Seiring dengan perjalanan sejarah, masih terlintas dibenak kita sebuah peristiwa memilukan hati dan sangat mengguncangkan jiwa. Peristiwa yang sarat kesedihan dan kegundahan mendalam. Peristiwa yang menuntut ketegaran sang pengemban risalah, bahkan eksistensinya dipertaruhkan. Inilah peristiwa yang menimpa Rosululullah Saw, Tepatnya pada bulan Rajab tahun kesepuluh dari kenabian, ketika beliau mendatangi Pamannya Abu Tholib dipenghujung hayatnya. Sementara itu Abu Jahal sudah berada disisinya. Kemudian beliau berkata,
يَا عَمْ قُلْ لَا إِلَهَ إِلَّا الَله كَلِمَةٌ أَشْهَدٌ لَكَ بِهَا عِنْد الله
“Paman, katakan la ilaha illallah,, suatu kalimat yang dapat saya jadikan hujah disisi Allah.”

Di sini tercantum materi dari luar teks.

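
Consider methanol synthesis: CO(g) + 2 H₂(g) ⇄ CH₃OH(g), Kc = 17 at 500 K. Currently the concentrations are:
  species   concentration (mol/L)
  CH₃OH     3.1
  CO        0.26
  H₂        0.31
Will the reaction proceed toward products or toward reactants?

toward reactants

Qc = [CH₃OH] / ([CO]·[H₂]²) = (3.1) / ((0.26)·(0.31)²) = 120
Qc = 120 > Kc = 17, so the reverse reaction proceeds.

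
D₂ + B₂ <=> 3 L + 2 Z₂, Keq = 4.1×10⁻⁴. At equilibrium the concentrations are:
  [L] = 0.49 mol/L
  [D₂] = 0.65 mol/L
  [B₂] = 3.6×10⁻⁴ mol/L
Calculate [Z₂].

At equilibrium, Keq = [L]³·[Z₂]² / ([D₂]·[B₂]) = 4.1×10⁻⁴.
(0.49)³·([Z₂])² / ((0.65)·(3.6×10⁻⁴)) = 4.1×10⁻⁴
[Z₂]² = 8.15×10⁻⁷ ⇒ [Z₂] = 9.0×10⁻⁴ mol/L

[Z₂] = 9.0×10⁻⁴ mol/L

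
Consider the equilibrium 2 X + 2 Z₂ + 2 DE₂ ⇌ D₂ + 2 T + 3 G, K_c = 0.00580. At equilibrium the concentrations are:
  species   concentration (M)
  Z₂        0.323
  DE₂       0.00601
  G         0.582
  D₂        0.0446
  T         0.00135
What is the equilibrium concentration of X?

At equilibrium, K_c = [D₂]·[T]²·[G]³ / ([X]²·[Z₂]²·[DE₂]²) = 0.00580.
(0.0446)·(0.00135)²·(0.582)³ / (([X])²·(0.323)²·(0.00601)²) = 0.00580
[X]² = 0.733 ⇒ [X] = 0.856 M

[X] = 0.856 M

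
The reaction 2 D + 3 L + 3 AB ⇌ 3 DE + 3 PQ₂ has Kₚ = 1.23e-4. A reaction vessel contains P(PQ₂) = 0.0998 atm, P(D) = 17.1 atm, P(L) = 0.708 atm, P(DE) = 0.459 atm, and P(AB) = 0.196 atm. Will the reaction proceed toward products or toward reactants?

neither direction; the system is at equilibrium

Qₚ = P(DE)³·P(PQ₂)³ / (P(D)²·P(L)³·P(AB)³) = (0.459)³·(0.0998)³ / ((17.1)²·(0.708)³·(0.196)³) = 1.23e-4
Qₚ = 1.23e-4 = Kₚ, so the system is already at equilibrium.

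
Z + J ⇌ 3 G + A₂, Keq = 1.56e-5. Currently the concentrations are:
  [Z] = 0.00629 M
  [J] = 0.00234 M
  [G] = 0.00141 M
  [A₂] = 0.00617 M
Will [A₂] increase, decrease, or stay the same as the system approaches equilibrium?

Q = [G]³·[A₂] / ([Z]·[J]) = (0.00141)³·(0.00617) / ((0.00629)·(0.00234)) = 1.18e-6
Q = 1.18e-6 < Keq = 1.56e-5: net forward reaction.
A₂ is a product, so it increases.

increase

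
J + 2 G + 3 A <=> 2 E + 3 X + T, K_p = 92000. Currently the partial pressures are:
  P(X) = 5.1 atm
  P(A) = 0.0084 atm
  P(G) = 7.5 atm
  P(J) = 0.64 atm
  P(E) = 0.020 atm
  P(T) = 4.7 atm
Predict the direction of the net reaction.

in the forward direction

Q_p = P(E)²·P(X)³·P(T) / (P(J)·P(G)²·P(A)³) = (0.020)²·(5.1)³·(4.7) / ((0.64)·(7.5)²·(0.0084)³) = 12000
Q_p = 12000 < K_p = 92000, so the forward reaction proceeds.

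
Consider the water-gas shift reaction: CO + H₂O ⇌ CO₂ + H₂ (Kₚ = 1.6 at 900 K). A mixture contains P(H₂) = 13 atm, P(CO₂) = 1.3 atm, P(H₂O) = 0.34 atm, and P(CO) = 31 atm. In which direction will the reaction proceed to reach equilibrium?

neither direction; the system is at equilibrium

Qₚ = P(CO₂)·P(H₂) / (P(CO)·P(H₂O)) = (1.3)·(13) / ((31)·(0.34)) = 1.6
Qₚ = 1.6 = Kₚ, so the system is already at equilibrium.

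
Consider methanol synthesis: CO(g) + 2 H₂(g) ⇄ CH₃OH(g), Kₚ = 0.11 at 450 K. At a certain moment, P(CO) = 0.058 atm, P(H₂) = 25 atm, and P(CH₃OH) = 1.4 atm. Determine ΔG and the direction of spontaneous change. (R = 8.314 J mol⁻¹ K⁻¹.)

ΔG = -3.92 kJ/mol; the forward reaction is spontaneous

Qₚ = P(CH₃OH) / (P(CO)·P(H₂)²) = (1.4) / ((0.058)·(25)²) = 0.0386
ΔG = RT ln(Qₚ/Kₚ) = (8.314 J mol⁻¹ K⁻¹)(450 K) × ln(0.0386/0.11)
   = (3.741 kJ/mol)(-1.047) = -3.92 kJ/mol
ΔG < 0, so the forward reaction is spontaneous (proceeds forward).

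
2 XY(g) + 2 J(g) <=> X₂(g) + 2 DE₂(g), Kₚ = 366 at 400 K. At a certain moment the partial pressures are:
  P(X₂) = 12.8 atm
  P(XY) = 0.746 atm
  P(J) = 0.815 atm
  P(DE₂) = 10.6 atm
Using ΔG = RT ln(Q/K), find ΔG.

ΔG = 7.86 kJ/mol

Qₚ = P(X₂)·P(DE₂)² / (P(XY)²·P(J)²) = (12.8)·(10.6)² / ((0.746)²·(0.815)²) = 3890
ΔG = RT ln(Qₚ/Kₚ) = (8.314 J mol⁻¹ K⁻¹)(400 K) × ln(3890/366)
   = (3.326 kJ/mol)(2.364) = 7.86 kJ/mol
ΔG > 0, so the forward reaction is non-spontaneous (proceeds in reverse).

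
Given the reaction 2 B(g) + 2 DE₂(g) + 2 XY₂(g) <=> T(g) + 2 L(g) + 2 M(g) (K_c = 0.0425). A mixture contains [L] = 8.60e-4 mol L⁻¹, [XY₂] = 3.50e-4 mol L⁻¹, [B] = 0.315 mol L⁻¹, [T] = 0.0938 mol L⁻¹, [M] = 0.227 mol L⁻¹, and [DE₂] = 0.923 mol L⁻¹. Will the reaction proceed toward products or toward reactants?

Q_c = [T]·[L]²·[M]² / ([B]²·[DE₂]²·[XY₂]²) = (0.0938)·(8.60e-4)²·(0.227)² / ((0.315)²·(0.923)²·(3.50e-4)²) = 0.345
Q_c = 0.345 > K_c = 0.0425, so the reverse reaction proceeds.

to the left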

Abu Jahal dan Abdullah bin Abi Umayah berkata, “Wahai Abu Thalib, apakah kamu membenci agama Abdul Mutholib? “keduanya terus berbicara kepada Abu Thalib, sehingga pada akhirnya Abu Thalib mengucapkan bahwa dia berada diatas agama Abdul Muthalib.Kemudian Nabi Saw berkata, “Aku akan memohonkan ampunan untuk anda selama tidak dilarang.” (Mutafaqun ‘alaihi). Lalu, turunlah ayat yang menegur beliau,
Tiadalah sepatutnya bagi Nabi dan orang-orang yang beriman memintakan ampun (kepada Allah) bagi orang-orang musyrik, walaupun orang-orang musyrik itu adalah kaum kerabat(nya), sesudah jelas bagi mereka, bahwasannya orang-orang musyrik itu adalah penghuni naar Jahannam. (QS. 9:113)
Termaktub didalam kisah diatas, harapan dan usaha maksimal dari Rosulullah yang meyakinkan pamannya, supaya mengucapkan kalimat syahadat tauhid la ilaha illallah. Meskipun akhirnya pamannya meninggal dalam kekafiran dan berujung dengan kesedihan.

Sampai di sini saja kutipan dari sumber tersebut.